In a randomized trial to compare 2 commonly used electrosurgical settings for the resection of large colorectal polyps (Endocut vs forced coagulation), we found no difference in risk of serious adverse events, complete resection rate, or polyp recurrence. Electrosurgical settings can therefore be selected based on endoscopist expertise and preference. Clinicaltrials.gov ID NCT01936948.



中文翻译:

大型随机试验中混合(黄色)与强制凝固(蓝色)电流对不良事件、完全切除或息肉切除术后息肉复发的影响。

背景与目标

关于应该用于息肉切除术的电外科设置类型存在争议。

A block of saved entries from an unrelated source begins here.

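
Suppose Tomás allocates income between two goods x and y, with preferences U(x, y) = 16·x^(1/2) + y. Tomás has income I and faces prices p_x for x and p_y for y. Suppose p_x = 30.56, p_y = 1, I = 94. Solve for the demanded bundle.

Set MRS = p_x/p_y: 8·x^(−1/2) = p_x/p_y.
Solve: √x = 8·p_y/p_x, so x*(p_x,p_y) = (8·p_y/p_x)², and y* = (I − p_x·x*)/p_y.
Plugging in: x* = (8·1/30.56)² = 0.0685, y* = 91.9058.

x* = 0.0685, y* = 91.9058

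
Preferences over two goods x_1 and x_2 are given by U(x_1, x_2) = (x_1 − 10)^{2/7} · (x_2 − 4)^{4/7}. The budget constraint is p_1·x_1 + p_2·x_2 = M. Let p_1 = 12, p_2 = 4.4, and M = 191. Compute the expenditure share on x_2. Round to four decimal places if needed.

Let x_1' = x_1−10, x_2' = x_2−4. MRS = (1/2)·x_2'/x_1' = p_1/p_2.
Substituting into the budget: x_1* = 10 + 1/3·(M − 10·p_1 − 4·p_2)/p_1, and x_2* = 4 + 2/3·(…)/p_2.
Discretionary income = 191 − 10·12 − 4·4.4 = 53.4; x_1* = 10 + 1/3·53.4/12 = 11.4833; x_2* = 4 + 2/3·53.4/4.4 = 12.0909.
Expenditure on x_2: 4.4·12.0909 = 53.2; share = 0.2785.

share on x_2 = 0.2785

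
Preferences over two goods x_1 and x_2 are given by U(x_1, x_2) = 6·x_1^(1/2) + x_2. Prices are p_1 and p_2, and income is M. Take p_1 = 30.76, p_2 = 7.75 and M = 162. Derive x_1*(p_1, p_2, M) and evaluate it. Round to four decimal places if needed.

Utility is quasi-linear in x_2; the FOC for x_1 is 3/√x_1 = p_1/p_2.
Solve: √x_1 = 3·p_2/p_1, so x_1*(p_1,p_2) = (3·p_2/p_1)², and x_2* = (M − p_1·x_1*)/p_2.
Plugging in: x_1* = (3·7.75/30.76)² = 0.5713.

x_1* = 0.5713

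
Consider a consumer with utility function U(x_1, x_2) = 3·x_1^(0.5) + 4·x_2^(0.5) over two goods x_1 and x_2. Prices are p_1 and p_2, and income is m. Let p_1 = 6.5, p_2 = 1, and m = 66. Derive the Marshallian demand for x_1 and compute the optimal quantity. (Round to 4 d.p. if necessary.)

MRS = MU_x_1/MU_x_2 = (3/4)·(x_2/x_1)^(0.5). Set equal to p_1/p_2.
Solve for the ratio: x_2/x_1 = [(4/3)·p_1/p_2]^(2).
With the ratio pinned down, the budget gives x_1* = m/(p_1 + p_2·(x_2/x_1)) and x_2* = (x_2/x_1)·x_1*.
Numerically x_2/x_1 = 75.111111, so x_1* = 66/(6.5 + 1·75.111111) = 0.8087.

x_1* = 0.8087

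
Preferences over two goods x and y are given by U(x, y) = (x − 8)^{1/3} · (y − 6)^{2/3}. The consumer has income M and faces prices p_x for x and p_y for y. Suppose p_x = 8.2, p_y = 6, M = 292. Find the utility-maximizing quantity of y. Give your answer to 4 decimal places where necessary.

y* = 27.1556

MRS = (1/2)·(y−6)/(x−8). Tangency with p_x/p_y gives y−6 = 2·(p_x/p_y)·(x−8).
Substituting into the budget: x* = 8 + 1/3·(M − 8·p_x − 6·p_y)/p_x, and y* = 6 + 2/3·(…)/p_y.
Discretionary income = 292 − 8·8.2 − 6·6 = 190.4; y* = 6 + 2/3·190.4/6 = 27.1556.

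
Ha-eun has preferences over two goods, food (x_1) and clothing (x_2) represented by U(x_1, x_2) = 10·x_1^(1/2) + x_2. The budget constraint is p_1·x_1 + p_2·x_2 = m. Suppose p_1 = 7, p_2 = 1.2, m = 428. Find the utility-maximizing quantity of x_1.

x_1* = 0.7347

Set MRS = p_1/p_2: 5·x_1^(−1/2) = p_1/p_2.
Solve: √x_1 = 5·p_2/p_1, so x_1*(p_1,p_2) = (5·p_2/p_1)², and x_2* = (m − p_1·x_1*)/p_2.
Plugging in: x_1* = (5·1.2/7)² = 0.7347.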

一些内窥镜医师使用一种混合电流(黄色),而其他人则更喜欢凝固(蓝色)。我们进行了一项单盲、随机试验,以确定电外科设置的类型是否会影响不良事件或复发的风险。

方法

接受内窥镜黏膜切除术对 20 mm 或更大的无蒂结直肠息肉(n = 928)的患者以 2 × 2 设计随机分配到接受夹闭或未夹闭切除缺损的组(主要干预),然后进行混合电流(Endocut Q)或凝固电流(强制凝固)(Erbe Inc)(二次干预和研究重点)。该研究于 2013 年 4 月至 2017 年 10 月在多个中心进行。患者在手术后 30 天(n = 919)接受评估,675 名患者在手术后中位时间为 6 个月时接受了监测结肠镜检查。主要结果是每名患者分析中的任何严重不良事件。次要结果是在每个息肉分析中第一次监测结肠镜检查时完全切除和复发。

结果

Endocut 组 7.2% 的患者和强制凝血组 7.9% 的患者发生严重不良事件,事件类型的发生率无显着差异。在完全切除息肉的比例(Endocut 组为 96% 对强制凝固组为 95%)或在监测结肠镜检查中发现的息肉比例(17% 和 17%,分别)。除了 Endocut 组 17% 的患者出现需要干预的立即出血外,程序特征具有可比性,而强制凝血组中的这一比例为 11% ( P  = .006)。

结论

在一项比较 2 种常用电外科切除大结直肠息肉的随机试验中(Endocut 与强制凝固术),我们发现严重不良事件的风险、完全切除率或息肉复发没有差异。因此,可以根据内窥镜专家的专业知识和偏好选择电外科设置。Clinicaltrials.gov ID NCT01936948。